City hosts groundbreaking, planting day for beautification efforts off Route 251
‘Any time we can make a pretty space that does good things, we definitely want to’
ROCHELLE — On Friday, the City of Rochelle hosted a groundbreaking ceremony and community planting day at the vacant lot on the southeast corner of Illinois Route 251 and 10th Avenue.
City employees planted trees and perennials to create a pollinator habitat. Plants were supplied by the city and Hagemann Horticulture. The city owns two lots on the corners of Illinois Route 251 and 10th Avenue and purchased them for visibility at the intersection.
“Green spaces like this are good for pollinators,” City Sustainability Coordinator Molly Sedig said. “It's beautiful and helps support our beautification efforts. Trees can help with stormwater management. Any time we can make a pretty space that does good things, we definitely want to. We're excited for that opportunity and glad to have you all out here.”
The day came to be after city staff discussed vacant spaces in Rochelle and what could be done to improve and beautify them, Sedig said. City Community Development Director Michelle Pease suggested the two visible lots off Illinois Route 251. The plantings are set back so visibility is not impacted.
Mayor John Bearrows thanked those that came out to help with planting on Friday.

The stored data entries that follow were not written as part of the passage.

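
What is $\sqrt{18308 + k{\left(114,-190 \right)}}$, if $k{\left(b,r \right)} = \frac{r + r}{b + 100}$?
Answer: $\frac{\sqrt{209587962}}{107} \approx 135.3$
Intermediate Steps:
$k{\left(b,r \right)} = \frac{2 r}{100 + b}$
$\sqrt{18308 + k{\left(114,-190 \right)}} = \sqrt{18308 + 2 \left(-190\right) \frac{1}{100 + 114}} = \sqrt{18308 + 2 \left(-190\right) \frac{1}{214}} = \sqrt{18308 - \frac{190}{107}} = \sqrt{\frac{1958766}{107}} = \frac{\sqrt{209587962}}{107}$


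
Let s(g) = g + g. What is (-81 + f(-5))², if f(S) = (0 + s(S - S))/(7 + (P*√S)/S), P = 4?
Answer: 6561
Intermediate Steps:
s(g) = 2*g
f(S) = 0 (f(S) = (0 + 2*(S - S))/(7 + (4*√S)/S) = (0 + 2*0)/(7 + 4/√S) = (0 + 0)/(7 + 4/√S) = 0/(7 + 4/√S) = 0)
(-81 + f(-5))² = (-81 + 0)² = (-81)² = 6561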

“I'm just happy to have the folks that came out to help us,” Bearrows said. “It's nice to see everybody pitch in. That's one thing about Team Rochelle, they always show up to help out with things and it's a team effort. It's going to be a great addition to this corridor.”

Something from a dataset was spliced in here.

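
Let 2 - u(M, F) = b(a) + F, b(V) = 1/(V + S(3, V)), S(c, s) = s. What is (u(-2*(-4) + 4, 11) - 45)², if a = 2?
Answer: 47089/16 ≈ 2943.1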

In 2022, the city received Tree City USA recognition. It celebrated that status by planting trees on Friday.
“Part of that was celebrating Arbor Day and I can't think of a better way to honor that and our recognition as a Tree City USA community than by getting outside and getting our hands a little dirty and planting some plants and trees and creating a little pocket of beauty,” Sedig said.
Along with trees, perennials were planted as well in the interest of helping pollinators.
“If you look around, there's just grass yards around us,” Sedig said. “Grass doesn't really provide food in general for pollinators, especially when it's mowed. So pollinators have to fly quite a ways to find food. A little pocket of what we're planting creates a little stopping spot for food and nectar. One of the plants going in is hearty hibiscus. Some butterflies use that for host plants.”
Sedig said beautification can help build residents’ pride in the community and that the plantings Friday will make for a friendlier and cooler corner. She also thanked those that came out to help with the work.
“It's wonderful to have people take the time to help us do this,” Sedig said. “It shows the buy-in and the community's commitment and pride and the desire to build community and make it something beautiful and a place that they want to live and future generations want to live. I'm just very excited and very happy for this opportunity. It's awesome.”